Hello group,
Working with KNIME, and my dataset. I needed to make the comparison between existing references in 2 different columns.
What is my problem, and that’s why I ask for your help…
As an example, I have in column A has the reference AAA11122222BBB-333CCC and column B to compare is 0AA11121222BBBB333CC.
As you can see some character or some is changed, but both strings match at 80% and therefore I would like that for that case it appears as “match” between both.
Can someone help me to do the Workflow?
Thanks in advance
Hi
There is a string similary node. You might want to check it out. There should be some examples on the KNIME hub as well
br
2 Likes
Hello @26AngelG ,
To achieve this result, you can use both the String Similarity node and the Java Snippet node.
I used the Java Snippet node.
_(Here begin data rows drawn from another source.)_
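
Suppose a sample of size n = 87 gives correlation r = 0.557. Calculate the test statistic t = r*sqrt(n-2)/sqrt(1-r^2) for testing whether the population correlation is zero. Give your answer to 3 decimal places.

6.183

1 − r² = 1 − 0.310249 = 0.689751;  √(1−r²) = 0.830512
√(n−2) = √85 = 9.219544
t = r·√(n−2)/√(1−r²) = 0.557 · 9.219544 / 0.830512 = 6.183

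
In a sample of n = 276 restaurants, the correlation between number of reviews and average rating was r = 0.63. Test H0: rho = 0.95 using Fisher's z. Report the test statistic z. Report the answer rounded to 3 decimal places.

z_r = atanh(0.63) = 0.741416,  z_0 = atanh(0.95) = 1.831781
SE = 1/√(n−3) = 1/√273 = 0.060523
z = (z_r − z_0)/SE = (0.741416 − 1.831781) / 0.060523 = -1.090365 / 0.060523 = -18.016

-18.016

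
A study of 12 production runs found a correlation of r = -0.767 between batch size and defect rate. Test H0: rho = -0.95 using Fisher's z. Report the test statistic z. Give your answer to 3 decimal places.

2.456

Fisher z: atanh(-0.767) = -1.013000, atanh(-0.95) = -1.831781
z = (z_r − z_0)·√(n−3) = (-1.013000 − (-1.831781))·√9 = 0.818781 · 3.000000 = 2.456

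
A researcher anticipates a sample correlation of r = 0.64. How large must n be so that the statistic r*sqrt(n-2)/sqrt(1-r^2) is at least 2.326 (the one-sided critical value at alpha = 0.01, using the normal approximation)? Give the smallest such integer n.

10

Need r·√(n−2)/√(1−r²) ≥ 2.326
√(n−2) ≥ 2.326·√(1−0.4096) / 0.64 = 2.326·0.768375 / 0.64 = 2.7926
n−2 ≥ 7.7986  ⇒  n ≥ 9.7986
Smallest integer n = 10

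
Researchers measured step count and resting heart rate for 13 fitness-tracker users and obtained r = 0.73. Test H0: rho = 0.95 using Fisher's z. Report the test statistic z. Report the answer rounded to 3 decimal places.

Fisher z: atanh(0.73) = 0.928727, atanh(0.95) = 1.831781
z = (z_r − z_0)·√(n−3) = (0.928727 − 1.831781)·√10 = -0.903054 · 3.162278 = -2.856

-2.856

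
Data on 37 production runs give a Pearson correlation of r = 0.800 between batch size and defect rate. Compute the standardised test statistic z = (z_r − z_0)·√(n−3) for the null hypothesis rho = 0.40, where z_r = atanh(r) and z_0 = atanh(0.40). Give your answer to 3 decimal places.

3.936

z_r = atanh(0.800) = 1.098612,  z_0 = atanh(0.40) = 0.423649
SE = 1/√(n−3) = 1/√34 = 0.171499
z = (z_r − z_0)/SE = (1.098612 − 0.423649) / 0.171499 = 0.674963 / 0.171499 = 3.936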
In the Java Snippet node, you can write logic like
Comparation between 2 Column.knwf (73.8 KB)
"String valueA = c_column1;
String valueB = c_column2;
int dp = new int[valueA.length() + 1][valueB.length() + 1];
for (int i = 0; i <= valueA.length(); i++) {
dp[i][0] = i;
}
for (int j = 0; j <= valueB.length(); j++) {
dp[0][j] = j;
}
for (int i = 1; i <= valueA.length(); i++) {
for (int j = 1; j <= valueB.length(); j++) {
int cost = (valueA.charAt(i - 1) == valueB.charAt(j - 1)) ? 0 : 1;
dp[i][j] = Math.min(Math.min(dp[i - 1][j] + 1, dp[i][j - 1] + 1), dp[i - 1][j - 1] + cost);
}
}
int levenshteinDistance = dp[valueA.length()][valueB.length()];
double threshold = 0.8;
double maxLen = Math.max(valueA.length(), valueB.length());
double similarityScore = 1.0 - (double) levenshteinDistance / maxLen;
String matchStatus = (similarityScore >= threshold) ? “Match” : “No Match”;
out_new = matchStatus;".
output
2 Likes
Thanks @Daniel_Weikert !! I will check it
UFFF great help @tqAkshay95 !! You help me a lot… I will try it!! THANKS
1 Like
Sorry @Daniel_Weikert but I don´t search it the “String Similary” node in KNIME. I look up through internet and I saw that it is necessary to install a NodePit… I don´t know how I could do it.
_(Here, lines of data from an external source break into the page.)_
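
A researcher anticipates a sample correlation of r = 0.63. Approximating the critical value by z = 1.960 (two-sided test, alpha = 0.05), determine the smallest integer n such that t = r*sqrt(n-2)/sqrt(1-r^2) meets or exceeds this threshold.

Need r·√(n−2)/√(1−r²) ≥ 1.960
√(n−2) ≥ 1.960·√(1−0.3969) / 0.63 = 1.960·0.776595 / 0.63 = 2.4161
n−2 ≥ 5.8375  ⇒  n ≥ 7.8375
Smallest integer n = 8

8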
Could you help me please? thanks again
It needs to be added to available update sites
There is an older blog which might be helpful
Hey Roberta,
great, thanks for the screenshots! I can see there by looking at the third screenshot, that NodePit is currently obviously not properly installed – otherwise it would show up here:
[image]
Could you again go to this step please: File → Install KNIME Extensions…
In the installation window, could you try to untick the following checkboxes:
Show only the latest versions of available software
Group items by category
Hide items that are already installed
Then, just to try a diffe…
br
1 Like
OK!! I cheked it but I don´t have the last KNIME version, it is possible that NodePit only run in last version? thanks
takbb
April 27, 2024, 6:42am
9
Which version of KNIME are you using @26AngelG ?
Sorry I didn´t see this post @takbb !!
I have this version, but I cannot (or I don´t know) so I can install the NodePit.
Take a look at this recent post.
Hello im having a problem with a joiner where one information is complete while the other was written by a person so it has been shorten but is kinda random, the info seen to be exact to a certain point but it always drops
example
RCV 100 X 150000 P NAT = RCV 100 X 150000 P NATURAL PVC 30 60
i would just use the string manipulator substr( , , ) but the problem is that they are kinda random so some time i will need more letter and some times i will need less
is there a way to use some kind of…
1 Like
@26AngelG ,
if you have got the solution, please mark it with a green tick.
2 Likes
system
Closed
July 12, 2024, 6:10am
13
This topic was automatically closed 7 days after the last reply. New replies are no longer allowed.